It is hard to escape a female mosquito since she will hunt down any human by monitoring our CO2 exhalations, body heat, and odor. However, some of us are clearly “mosquito magnets” who receive an excessive number of bites. Popular suggestions for why someone could be a favorite snack include blood type, blood sugar level, eating garlic or bananas, being a lady, and being a youngster.
Skin microbiota-related individual odor differences. Mosquitoes may be drawn to the intense scent produced by fatty acids coming from the skin.
The correlation between having a lot of these fatty acids on your skin and attracting mosquitoes is significant.
Large concentrations of these fatty acids on your skin are strongly linked to becoming a mosquito magnet.
Mosquito magnets created considerably more carboxylic acids than the less attractive individual. These ingredients, which are found in sebum, are utilized by microorganisms on our skin to create our distinctive human body odor.

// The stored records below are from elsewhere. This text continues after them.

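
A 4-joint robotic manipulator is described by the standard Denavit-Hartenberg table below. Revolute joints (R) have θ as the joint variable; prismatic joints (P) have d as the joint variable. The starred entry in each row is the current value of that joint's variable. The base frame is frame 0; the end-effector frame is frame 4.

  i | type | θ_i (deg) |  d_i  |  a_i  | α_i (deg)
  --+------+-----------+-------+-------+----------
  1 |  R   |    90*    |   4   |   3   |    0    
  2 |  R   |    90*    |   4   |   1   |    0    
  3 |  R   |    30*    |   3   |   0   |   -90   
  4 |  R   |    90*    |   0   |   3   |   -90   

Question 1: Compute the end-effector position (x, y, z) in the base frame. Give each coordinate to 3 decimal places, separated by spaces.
after link 1: o_1 = (0.0000, 3.0000, 4.0000)
after link 2: o_2 = (-1.0000, 3.0000, 8.0000)
after link 3: o_3 = (-1.0000, 3.0000, 11.0000)
after link 4: o_4 = (-1.0000, 3.0000, 8.0000)

-1.000 3.000 8.000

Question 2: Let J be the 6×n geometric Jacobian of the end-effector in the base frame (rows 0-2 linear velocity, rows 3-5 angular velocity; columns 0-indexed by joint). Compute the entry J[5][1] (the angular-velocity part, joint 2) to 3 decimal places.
axis z_1 = (0.0000,0.0000,1.0000); lever o_n−o_1 = (-1.0000,-0.0000,4.0000)
cross product → J_v[:, 1] = (0.0000,-1.0000,0.0000)
J_ω[:, 1] = z_1
entry J[5][1] = 1.0000

1.000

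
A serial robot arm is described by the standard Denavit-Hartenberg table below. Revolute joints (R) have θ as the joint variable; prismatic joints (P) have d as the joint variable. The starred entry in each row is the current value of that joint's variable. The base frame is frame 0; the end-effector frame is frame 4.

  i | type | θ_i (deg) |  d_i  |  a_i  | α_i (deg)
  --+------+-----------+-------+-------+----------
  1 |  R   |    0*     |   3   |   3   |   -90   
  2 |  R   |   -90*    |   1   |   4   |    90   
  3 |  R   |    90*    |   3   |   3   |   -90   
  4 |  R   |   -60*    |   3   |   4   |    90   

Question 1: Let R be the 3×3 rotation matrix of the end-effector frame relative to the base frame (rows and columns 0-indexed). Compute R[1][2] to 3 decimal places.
End-effector z-axis (col 2 of R) = (-0.5000,-0.8660,-0.0000)
R[1][2] = -0.8660

-0.866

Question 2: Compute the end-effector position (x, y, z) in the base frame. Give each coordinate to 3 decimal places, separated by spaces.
after link 1: o_1 = (3.0000, 0.0000, 3.0000)
after link 2: o_2 = (3.0000, 1.0000, 7.0000)
after link 3: o_3 = (0.0000, 4.0000, 7.0000)
after link 4: o_4 = (-3.4641, 6.0000, 4.0000)

-3.464 6.000 4.000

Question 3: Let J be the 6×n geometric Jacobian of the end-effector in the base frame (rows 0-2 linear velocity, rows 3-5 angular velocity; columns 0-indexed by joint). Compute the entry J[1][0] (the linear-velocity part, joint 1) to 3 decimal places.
axis z_0 = ẑ; lever o_n−o_0 = (-3.4641,6.0000,4.0000)
cross product → J_v[:, 0] = (-6.0000,-3.4641,0.0000)
J_ω[:, 0] = z_0
entry J[1][0] = -3.4641

-3.464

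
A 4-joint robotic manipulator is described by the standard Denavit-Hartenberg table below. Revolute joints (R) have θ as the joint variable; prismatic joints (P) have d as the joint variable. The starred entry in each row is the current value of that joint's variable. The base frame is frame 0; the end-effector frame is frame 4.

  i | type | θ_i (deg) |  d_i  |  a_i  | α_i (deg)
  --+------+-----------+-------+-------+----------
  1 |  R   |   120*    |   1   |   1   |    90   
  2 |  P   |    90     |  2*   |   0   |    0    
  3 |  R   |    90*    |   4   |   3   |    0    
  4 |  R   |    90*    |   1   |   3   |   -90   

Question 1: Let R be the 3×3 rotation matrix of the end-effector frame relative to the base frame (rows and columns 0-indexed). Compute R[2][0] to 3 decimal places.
-1.000

End-effector x-axis (col 0 of R) = (0.0000,-0.0000,-1.0000)
R[2][0] = -1.0000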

Mosquitoes create two primary types of smells that they use to identify humans: IR and Orco receptors. Or mutants kept their attraction to humans and their capacity to discriminate between mosquito magnets and low attractors, whereas IR mutants lost their attraction to humans to varying degrees but kept their ability to locate us.
The female mosquito needs it as a backup to survive and procreate. She cannot do either without blood. Because of these variations in the skin chemistry of the targets she pursues, “she has a backup plan, a backup plan, and a backup plan.”
It’s hard to imagine a day when humans aren’t the most popular dish on the menu given how seemingly unbreakable the mosquito smell tracker is. Manipulating our skin’s microbiomes is one option, though.
It’s likely that applying sebum and skin bacteria from the skin of a subject who has a low attraction, like Subject 19, to a subject who has great appeal, like Subject 33, might have the effect of hiding mosquitoes.
Someone like Subject 33 may become Subject 19 by undergoing a food intervention or microbiome intervention in which skin-implantable microorganisms with the capacity to alter their interactions with sebum are used. However, all of it is highly theoretical.